The terror attack in Charlottesville last Saturday, in which Heather Heyer was killed while protesting against racism, and Trump’s subsequent blaming of “many sides” and apparent sympathizing with white supremacists, has spurred a spirited back-and-forth about the topic of racism in America. And, you know what that means. Lotta bullshit making the rounds on social media.
One thing I see being said whenever a topic like this is brought up, often by racism deniers, is that there are racists in minority groups as well as among white people. The point being that it sort of “cancels out” the racism of Neo-Nazis and other assorted tiki-torch wielding assholes, since minorities can hate too. As a rebuttal to that flawed argument (which I will get to in a moment,) there are also some people who say things like “black people can’t be racist.” Which, while I understand what they mean when those people say that, I disagree with. At least in a literal sense of the word, in a hypothetical, neutral universe (and not the current American reality in which we live.)

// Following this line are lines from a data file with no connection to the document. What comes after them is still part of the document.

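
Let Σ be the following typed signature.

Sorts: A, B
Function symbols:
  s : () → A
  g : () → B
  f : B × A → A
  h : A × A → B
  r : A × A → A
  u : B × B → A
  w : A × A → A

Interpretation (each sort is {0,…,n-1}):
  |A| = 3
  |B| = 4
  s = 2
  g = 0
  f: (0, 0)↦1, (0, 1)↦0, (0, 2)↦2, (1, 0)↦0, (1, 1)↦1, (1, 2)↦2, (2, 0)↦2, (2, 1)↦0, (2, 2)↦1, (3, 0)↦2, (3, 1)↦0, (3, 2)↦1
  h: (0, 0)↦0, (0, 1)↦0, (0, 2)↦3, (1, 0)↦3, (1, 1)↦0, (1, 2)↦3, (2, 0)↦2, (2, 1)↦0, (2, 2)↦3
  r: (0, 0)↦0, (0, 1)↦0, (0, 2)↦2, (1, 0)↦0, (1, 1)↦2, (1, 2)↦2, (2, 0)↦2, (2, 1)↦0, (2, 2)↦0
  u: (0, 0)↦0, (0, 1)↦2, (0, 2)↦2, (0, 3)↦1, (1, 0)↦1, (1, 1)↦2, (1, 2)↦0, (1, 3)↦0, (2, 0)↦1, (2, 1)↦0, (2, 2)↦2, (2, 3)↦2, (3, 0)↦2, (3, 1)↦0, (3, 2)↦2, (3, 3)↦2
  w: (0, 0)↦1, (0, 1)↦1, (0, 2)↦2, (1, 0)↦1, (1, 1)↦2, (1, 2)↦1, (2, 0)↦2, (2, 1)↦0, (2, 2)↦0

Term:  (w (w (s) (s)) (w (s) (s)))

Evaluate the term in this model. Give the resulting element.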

The sad truth about racism is that yes, anyone can be racist. Anyone can be a bigot. Anyone can view and treat others differently (often worse) based on their skin color. As a Latino, some of the most racist stuff I have heard has been said by Latinos about other races, including about other Latinos. I remember when I worked as a waiter, talking to one of my co-workers and hearing her refer to “wetties,” and thinking that it was kind of weird to hear a Latino disparaging other Latinos in such a manner. That kind of self-hate helps to explain the fact that there are some minorities who embrace and defend racists like Trump. That fact is often pointed to by Trump apologists as a means of demonstrating “see, he’s not racist, minorities like him too.” But that’s bullshit too.
However, while everybody can be racist, it carries much more weight when white people do it. And that is due to the fact that our society is still dominated by a white patriarchy. We often have the illusion of diversity, on television and in the corporate world, but at the core, America has a long way to go when it comes to different races being represented equally and having comparable influence. For example, you can look at professional sports. The NFL and NBA in particular are dominated by players of color. But the situation is much different when it comes to the makeup of the mega-wealthy owners. Same with corporate America. Yes, the workforce might be made up of seemingly diverse assortment of races, religions, genders and sexual orientations. But take a look at the profile of the upper levels of management and CEO’s. Different story there. Progress is being made, but we’re not there yet.
When white people are racist, it potentially resonates with a far greater number of people, including people in power or of influence, who can set policy that affects millions of lives. Keep in mind, this is not simply a “white people thing” in the abstract sense. It’s simply because numerically, America is still dominated by whites. When black people or other minorities are racist towards white people, it might be repugnant and offensive, but the difference is, they’re “punching up,” not down. And that’s the key distinction. The ironic thing is, white supremacists like the ones in Charlottesville often indirectly make this argument. Because one of their fears and grievances is that they’re becoming outnumbered. As if that’s somehow a bad thing (it is.) The truth is, they know that they are privileged and they’re pissed off because they see minorities making gains, and see it as a threat to their dominance.
Racism is an ugly thing, and people often don’t like to talk about it. But I think it’s critical that we not only talk about it, but do so with honesty and without fear of saying stuff that makes people uncomfortable. So yes, in the abstract, anyone can be racist. But in the actual American society we live in, not all racism is of equal weight. Far from it, in fact.